By leaving the States, by coming to France, my idea was to try to forge a new relationship with departure. Departures have traditionally devastated, while not always reconfiguring, my sense of self. Departure has therefore become a trope with which I try to narrate my own psychological ruptures. While this idea was excellently simple in theory, it is actually more messily destabilizing than I had planned. Since my arrival in Paris, I have been grasping for the appropriate words, prepositions, to be my metaphorical placeholders in this new place. How can I locate myself in the relentless drift and general idleness which is the flip side of idealizing the exilic condition? But today, instead, on a hot afternoon of teaching sun-lusty, French students, I long for clean, noun-verb-adjective type of declarative statements.

In the NYC subway, Jeremy Rotsztain installed the most amazing machine that I have ever imagined: a machine to map the mood of a public space. As he writes on his website: “We observed the movement of people through the Canal Street subway station in New York City, a "non-place" where ten subway lines (N, R, W, Q, 4, 5, 6, J, M, Z) intersect, and trains come and go in twenty different directions. This station welcomes people from all areas of NYC: people come and go from Queens, Brooklyn, uptown and downtown. They enter and exit the station from Chinatown…Our installation is constructed throughout the space: it has kiosks on all of the twenty platforms and in the long empty hallway that goes between two of the trains. At each of the kiosks, commuters will be able to leave their mark on the station by pressing one of four buttons indicating their mood (in a rush, in love, happy, lost).” I am wishing that today I could find such an installation in the Paris subway - a machine that could provide me with my precise emotional cartography: I am hot, I am lost, I am in love...

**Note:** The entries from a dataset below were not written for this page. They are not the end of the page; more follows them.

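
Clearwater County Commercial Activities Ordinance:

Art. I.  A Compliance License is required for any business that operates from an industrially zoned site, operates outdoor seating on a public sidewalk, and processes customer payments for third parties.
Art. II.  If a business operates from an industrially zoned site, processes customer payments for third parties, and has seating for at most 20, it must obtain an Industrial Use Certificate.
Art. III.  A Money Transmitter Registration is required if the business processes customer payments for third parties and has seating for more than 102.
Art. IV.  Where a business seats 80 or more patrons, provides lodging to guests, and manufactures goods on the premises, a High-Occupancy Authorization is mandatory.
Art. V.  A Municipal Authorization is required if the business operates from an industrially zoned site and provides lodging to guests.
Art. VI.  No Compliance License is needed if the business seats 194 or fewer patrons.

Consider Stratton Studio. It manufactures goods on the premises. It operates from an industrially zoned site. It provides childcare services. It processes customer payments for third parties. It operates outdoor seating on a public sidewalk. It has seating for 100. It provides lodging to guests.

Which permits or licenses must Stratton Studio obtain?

High-Occupancy Authorization, Municipal Authorization

Art. I. operates from an industrially zoned site; operates outdoor seating on a public sidewalk; processes customer payments for third parties → Compliance License required.
Art. II. operates from an industrially zoned site; processes customer payments for third parties; seating 100 > 20 → Industrial Use Certificate not required.
Art. III. processes customer payments for third parties; seating 100 ≤ 102 → Money Transmitter Registration not required.
Art. IV. seating 100 ≥ 80; provides lodging to guests; manufactures goods on the premises → High-Occupancy Authorization required.
Art. V. operates from an industrially zoned site; provides lodging to guests → Municipal Authorization required.
Art. VI. seating 100 ≤ 194 → exempt from Compliance License.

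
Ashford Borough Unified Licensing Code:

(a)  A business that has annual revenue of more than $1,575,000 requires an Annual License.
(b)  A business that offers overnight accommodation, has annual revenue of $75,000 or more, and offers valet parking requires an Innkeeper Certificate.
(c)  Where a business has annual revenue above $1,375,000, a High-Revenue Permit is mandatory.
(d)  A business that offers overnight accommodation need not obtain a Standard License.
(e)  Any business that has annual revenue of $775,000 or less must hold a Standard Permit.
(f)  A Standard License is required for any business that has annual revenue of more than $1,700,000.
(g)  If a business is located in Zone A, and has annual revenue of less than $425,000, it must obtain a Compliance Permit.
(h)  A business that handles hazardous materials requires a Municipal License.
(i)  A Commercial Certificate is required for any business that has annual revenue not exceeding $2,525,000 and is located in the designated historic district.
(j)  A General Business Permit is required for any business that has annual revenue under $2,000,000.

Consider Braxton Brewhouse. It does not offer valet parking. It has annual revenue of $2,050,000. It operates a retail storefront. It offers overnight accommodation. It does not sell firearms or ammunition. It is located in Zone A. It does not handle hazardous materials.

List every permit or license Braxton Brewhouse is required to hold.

Annual License, High-Revenue Permit

(a) revenue $2,050,000 > $1,575,000 → Annual License required.
(b) offers overnight accommodation; revenue $2,050,000 ≥ $75,000; does not offer valet parking → Innkeeper Certificate not required.
(c) revenue $2,050,000 > $1,375,000 → High-Revenue Permit required.
(d) offers overnight accommodation → exempt from Standard License.
(e) revenue $2,050,000 > $775,000 → Standard Permit not required.
(f) revenue $2,050,000 > $1,700,000 → Standard License required.
(g) is located in Zone A; revenue $2,050,000 ≥ $425,000 → Compliance Permit not required.
(h) does not handle hazardous materials → Municipal License not required.
(i) revenue $2,050,000 ≤ $2,525,000; is located in Zone A (not: is located in the designated historic district) → Commercial Certificate not required.
(j) revenue $2,050,000 ≥ $2,000,000 → General Business Permit not required.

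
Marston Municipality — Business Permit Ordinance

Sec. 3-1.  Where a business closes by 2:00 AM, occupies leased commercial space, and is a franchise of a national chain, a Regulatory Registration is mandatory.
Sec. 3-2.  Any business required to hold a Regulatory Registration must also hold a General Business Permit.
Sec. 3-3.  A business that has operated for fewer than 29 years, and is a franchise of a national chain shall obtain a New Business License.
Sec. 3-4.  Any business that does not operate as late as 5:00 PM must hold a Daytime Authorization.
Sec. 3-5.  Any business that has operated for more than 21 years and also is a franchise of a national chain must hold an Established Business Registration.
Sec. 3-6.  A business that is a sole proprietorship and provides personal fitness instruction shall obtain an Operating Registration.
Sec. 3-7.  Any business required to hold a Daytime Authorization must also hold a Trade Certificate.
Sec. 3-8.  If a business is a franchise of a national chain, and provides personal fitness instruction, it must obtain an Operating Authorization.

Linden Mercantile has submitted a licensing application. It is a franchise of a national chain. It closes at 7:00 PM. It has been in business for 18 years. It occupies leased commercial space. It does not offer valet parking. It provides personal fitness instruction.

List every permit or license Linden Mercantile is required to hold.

Sec. 3-1. closes 7:00 PM, at/before 2:00 AM; occupies leased commercial space; is a franchise of a national chain → Regulatory Registration required.
Sec. 3-2. Regulatory Registration is required → General Business Permit also required.
Sec. 3-3. years in business 18 < 29; is a franchise of a national chain → New Business License required.
Sec. 3-4. closes 7:00 PM, after 5:00 PM → Daytime Authorization not required.
Sec. 3-5. years in business 18 ≤ 21; is a franchise of a national chain → Established Business Registration not required.
Sec. 3-6. is a franchise of a national chain (not: is a sole proprietorship); provides personal fitness instruction → Operating Registration not required.
Sec. 3-7. Daytime Authorization is not required → no effect.
Sec. 3-8. is a franchise of a national chain; provides personal fitness instruction → Operating Authorization required.

General Business Permit, New Business License, Operating Authorization, Regulatory Registration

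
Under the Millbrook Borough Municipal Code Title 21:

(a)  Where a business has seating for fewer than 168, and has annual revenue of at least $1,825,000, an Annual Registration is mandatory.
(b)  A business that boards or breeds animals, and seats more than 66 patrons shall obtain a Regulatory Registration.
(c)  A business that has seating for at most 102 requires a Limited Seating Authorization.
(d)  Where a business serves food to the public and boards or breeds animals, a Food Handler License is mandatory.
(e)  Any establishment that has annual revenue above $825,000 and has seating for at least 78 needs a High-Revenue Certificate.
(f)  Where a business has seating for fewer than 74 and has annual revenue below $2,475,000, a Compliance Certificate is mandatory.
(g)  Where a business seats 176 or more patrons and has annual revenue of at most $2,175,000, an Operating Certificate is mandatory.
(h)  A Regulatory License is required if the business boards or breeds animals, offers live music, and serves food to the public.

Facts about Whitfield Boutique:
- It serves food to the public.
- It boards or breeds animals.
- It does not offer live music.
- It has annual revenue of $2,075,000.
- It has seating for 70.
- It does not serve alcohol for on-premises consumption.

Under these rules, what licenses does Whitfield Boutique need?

Annual Registration, Compliance Certificate, Food Handler License, Limited Seating Authorization, Regulatory Registration

(a) seating 70 < 168; revenue $2,075,000 ≥ $1,825,000 → Annual Registration required.
(b) boards or breeds animals; seating 70 > 66 → Regulatory Registration required.
(c) seating 70 ≤ 102 → Limited Seating Authorization required.
(d) serves food to the public; boards or breeds animals → Food Handler License required.
(e) revenue $2,075,000 > $825,000; seating 70 < 78 → High-Revenue Certificate not required.
(f) seating 70 < 74; revenue $2,075,000 < $2,475,000 → Compliance Certificate required.
(g) seating 70 < 176; revenue $2,075,000 ≤ $2,175,000 → Operating Certificate not required.
(h) boards or breeds animals; does not offer live music; serves food to the public → Regulatory License not required.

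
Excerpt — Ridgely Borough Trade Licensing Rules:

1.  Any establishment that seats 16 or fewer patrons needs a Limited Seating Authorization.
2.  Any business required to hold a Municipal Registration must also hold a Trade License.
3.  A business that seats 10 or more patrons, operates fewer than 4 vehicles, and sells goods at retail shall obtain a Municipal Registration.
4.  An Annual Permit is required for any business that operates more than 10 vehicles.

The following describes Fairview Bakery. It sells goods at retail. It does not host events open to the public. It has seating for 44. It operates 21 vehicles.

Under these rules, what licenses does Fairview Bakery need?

1. seating 44 > 16 → Limited Seating Authorization not required.
2. Municipal Registration is not required → no effect.
3. seating 44 ≥ 10; vehicles 21 ≥ 4; sells goods at retail → Municipal Registration not required.
4. vehicles 21 > 10 → Annual Permit required.

Annual Permit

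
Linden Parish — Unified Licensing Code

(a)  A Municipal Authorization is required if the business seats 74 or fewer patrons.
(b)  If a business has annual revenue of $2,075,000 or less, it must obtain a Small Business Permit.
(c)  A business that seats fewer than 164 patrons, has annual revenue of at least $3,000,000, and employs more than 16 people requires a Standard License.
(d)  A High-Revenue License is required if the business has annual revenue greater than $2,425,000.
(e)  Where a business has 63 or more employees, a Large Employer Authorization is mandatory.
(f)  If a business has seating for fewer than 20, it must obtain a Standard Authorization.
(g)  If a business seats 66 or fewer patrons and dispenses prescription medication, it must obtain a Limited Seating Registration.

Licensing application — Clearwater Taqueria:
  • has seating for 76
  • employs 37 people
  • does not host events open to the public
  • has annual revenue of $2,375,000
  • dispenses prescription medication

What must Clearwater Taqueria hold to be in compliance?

None

(a) seating 76 > 74 → Municipal Authorization not required.
(b) revenue $2,375,000 > $2,075,000 → Small Business Permit not required.
(c) seating 76 < 164; revenue $2,375,000 < $3,000,000; employees 37 > 16 → Standard License not required.
(d) revenue $2,375,000 ≤ $2,425,000 → High-Revenue License not required.
(e) employees 37 < 63 → Large Employer Authorization not required.
(f) seating 76 ≥ 20 → Standard Authorization not required.
(g) seating 76 > 66; dispenses prescription medication → Limited Seating Registration not required.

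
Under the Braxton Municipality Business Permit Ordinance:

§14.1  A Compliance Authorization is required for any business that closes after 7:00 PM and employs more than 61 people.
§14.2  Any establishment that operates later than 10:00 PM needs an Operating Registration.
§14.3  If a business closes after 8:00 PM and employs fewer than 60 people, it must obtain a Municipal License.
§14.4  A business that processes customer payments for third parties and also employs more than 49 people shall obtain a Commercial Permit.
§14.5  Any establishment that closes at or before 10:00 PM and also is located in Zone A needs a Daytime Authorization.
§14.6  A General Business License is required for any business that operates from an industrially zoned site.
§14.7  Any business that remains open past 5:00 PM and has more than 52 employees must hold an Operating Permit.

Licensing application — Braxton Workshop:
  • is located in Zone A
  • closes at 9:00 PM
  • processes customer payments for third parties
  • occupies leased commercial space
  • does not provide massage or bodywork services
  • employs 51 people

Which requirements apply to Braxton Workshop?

§14.1 closes 9:00 PM, after 7:00 PM; employees 51 ≤ 61 → Compliance Authorization not required.
§14.2 closes 9:00 PM, at/before 10:00 PM → Operating Registration not required.
§14.3 closes 9:00 PM, after 8:00 PM; employees 51 < 60 → Municipal License required.
§14.4 processes customer payments for third parties; employees 51 > 49 → Commercial Permit required.
§14.5 closes 9:00 PM, at/before 10:00 PM; is located in Zone A → Daytime Authorization required.
§14.6 occupies leased commercial space (not: operates from an industrially zoned site) → General Business License not required.
§14.7 closes 9:00 PM, after 5:00 PM; employees 51 ≤ 52 → Operating Permit not required.

Commercial Permit, Daytime Authorization, Municipal License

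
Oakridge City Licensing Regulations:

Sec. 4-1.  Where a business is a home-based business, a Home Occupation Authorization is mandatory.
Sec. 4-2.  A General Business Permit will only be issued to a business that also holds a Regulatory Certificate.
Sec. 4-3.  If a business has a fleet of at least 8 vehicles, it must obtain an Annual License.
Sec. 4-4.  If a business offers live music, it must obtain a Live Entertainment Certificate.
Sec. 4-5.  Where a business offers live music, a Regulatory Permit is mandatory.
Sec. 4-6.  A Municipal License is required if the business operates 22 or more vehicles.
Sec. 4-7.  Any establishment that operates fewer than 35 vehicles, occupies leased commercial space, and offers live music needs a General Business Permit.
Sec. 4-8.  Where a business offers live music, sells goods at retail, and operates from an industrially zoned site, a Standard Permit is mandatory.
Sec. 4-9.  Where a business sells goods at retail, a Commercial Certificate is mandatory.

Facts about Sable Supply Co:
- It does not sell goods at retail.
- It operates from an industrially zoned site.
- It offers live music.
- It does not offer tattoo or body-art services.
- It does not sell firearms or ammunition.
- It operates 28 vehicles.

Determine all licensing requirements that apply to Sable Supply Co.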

But I know with a fatalism which I am quickly internalizing from the French, that this Parisian subway - a system which operates within the French cultural logic of interminable uncertainty and excessive laxity - will never welcome an Emotional Cartography machine. The paperwork for its installation will be burned in the bonfires of the latest riots. Instead, I am going to have to continue hunting for that perfect preposition which allows for a constant shuttling between, and encapsulating of, the feelings of belonging inside, outside and nowhere.

4 comments:

Anonymous said...

i am in a rush, i am in love

Anonymous said...

we feel fine

Marie-Helene Carleton said...

i am moving through space. how do i feel at every point, when those points aren't fixed? i hope to find out.

ilene said...

very interesting entry.. i'll have to ruminate over it a bit. I'm back in the states now and so once again have time to do things like read blogs! hooray. i finally reciprocated and added a link to your writings.